I think a major way this could be wrong is if you think we could get lots of digital minds in some amount of decades and early research/public engagement can have an oversized impact on shaping the conversation. This might make digital minds way more important, I think. 

I'm also generally pretty interested in people doing more digital minds cross-cause prio (I'm working on a piece now)! 

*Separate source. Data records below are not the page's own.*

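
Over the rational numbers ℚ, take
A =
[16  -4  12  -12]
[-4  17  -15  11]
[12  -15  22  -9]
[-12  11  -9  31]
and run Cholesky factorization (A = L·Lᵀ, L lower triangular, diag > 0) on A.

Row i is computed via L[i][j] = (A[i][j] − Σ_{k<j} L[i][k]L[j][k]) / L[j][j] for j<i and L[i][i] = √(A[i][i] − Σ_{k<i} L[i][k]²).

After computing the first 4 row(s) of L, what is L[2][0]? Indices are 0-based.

Step 1: L[0][0] = √(16) = 4.
  L[1][0] = (-4) / L[0][0] = -1.
Step 2: L[1][1] = √(16) = 4.
  L[2][0] = (12) / L[0][0] = 3.
  L[2][1] = (-12) / L[1][1] = -3.
Step 3: L[2][2] = √(4) = 2.
  L[3][0] = (-12) / L[0][0] = -3.
  L[3][1] = (8) / L[1][1] = 2.
  L[3][2] = (6) / L[2][2] = 3.
Step 4: L[3][3] = √(9) = 3.

L[2][0] = 3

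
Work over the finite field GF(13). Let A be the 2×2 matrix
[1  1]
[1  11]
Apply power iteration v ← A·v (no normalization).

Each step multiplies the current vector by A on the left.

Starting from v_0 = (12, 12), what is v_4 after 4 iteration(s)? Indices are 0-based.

v_4 = (2, 7)

v_0 = (12, 12).
v_1 = A·v_0 = (11, 1).
v_2 = A·v_1 = (12, 9).
v_3 = A·v_2 = (8, 7).
v_4 = A·v_3 = (2, 7).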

  • Re the new 2024 Rethink Cause Prio survey: "The EA community should defer to mainstream experts on most topics, rather than embrace contrarian views. [“Defer to experts”]" 3% strongly agree, 18% somewhat agree, 35% somewhat disagree, 15% strongly disagree.
    • This seems pretty bad to me, especially for a group that frames itself as recognizing intellectual humility/we (base rate for an intellectual movement) are so often wrong.
    • (Charitable interpretation) It's also just the case that EAs tend to have lots of views that they're being contrarian about because they're trying to maximize the the expected value of information (often justified with something like: "usually contrarians are wrong, but if they are right, they are often more valuable for information than average person who just agrees").
      • If this is the case, though, I fear that some of us are confusing the norm of being contrarian instrumental reasons and for "being correct" reasons. 

Tho lmk if you disagree. 

Some questions that might be cruxy and important for money allocation: 

Because there is some evidence that superforecaster aggregation might underperform in AI capabilities, how should epistemic weight be distributed between generalist forecasters, domain experts, and algorithmic prediction models? What evidence exists/can be gotten about their relative track records?

Are there better ways to do AIS CEA? What are they? 

Is there productive work to be done in inter-cause comparison among new potential cause areas (i.e. digital minds, space governance, etc)? What types of assumptions do these rely on? I ask because it seems like people typically go into these fields because "woah, those numbers are really big," but that sort of reasoning applies to lots of those fields and doesn't tell you very much about resource distribution. 

What are the reputational effects for EA (for people inside and outside the movement) going (more) all in on certain causes and then being wrong (i.e. AI is and continues to be a bubble)? Should this change how much EA should go in on things? Under what assumptions? 

This is great, and people should do this for more cause areas! 

Idea for someone with a bit of free time: 

While I don't have the bandwidth for this atm, someone should make a public (or private for, say, policy/reputation reasons) list of people working in (one or multiple of) the very neglected cause areas — e.g., digital minds (this is a good start), insect welfare, space governance, AI-enabled coups, and even AI safety (more for the second reason than others). Optional but nice-to-have(s): notes on what they’re working on, time contributed, background, sub-area, and the rough rate of growth in the field (you probably don’t want to decide career moves purely on current headcounts). And remember: perfection is gonna be the enemy of the good here.

Why this matters

Coordination.
It’s surprisingly hard to know who’s in these niches (independent researchers, part-timers, new entrants, maybe donors). A simple list would make it easier to find collaborators, talk to the right people, and avoid duplicated work.

Neglectedness clarity.
A major reason to work on ultra-neglected causes is… neglectedness. But we often have no real headcount, and that may push people into (or out of) fields they wouldn’t otherwise choose. Even technical AI safety numbers are outdated — the last widely cited 80k estimate (2022) was ~200 people, which is clearly very false now. (To their credit, they emphasized the difficulty and tried to update.)

Even rough FTE (full time equivalent) estimates + who’s active in each area would be a huge service for some fields.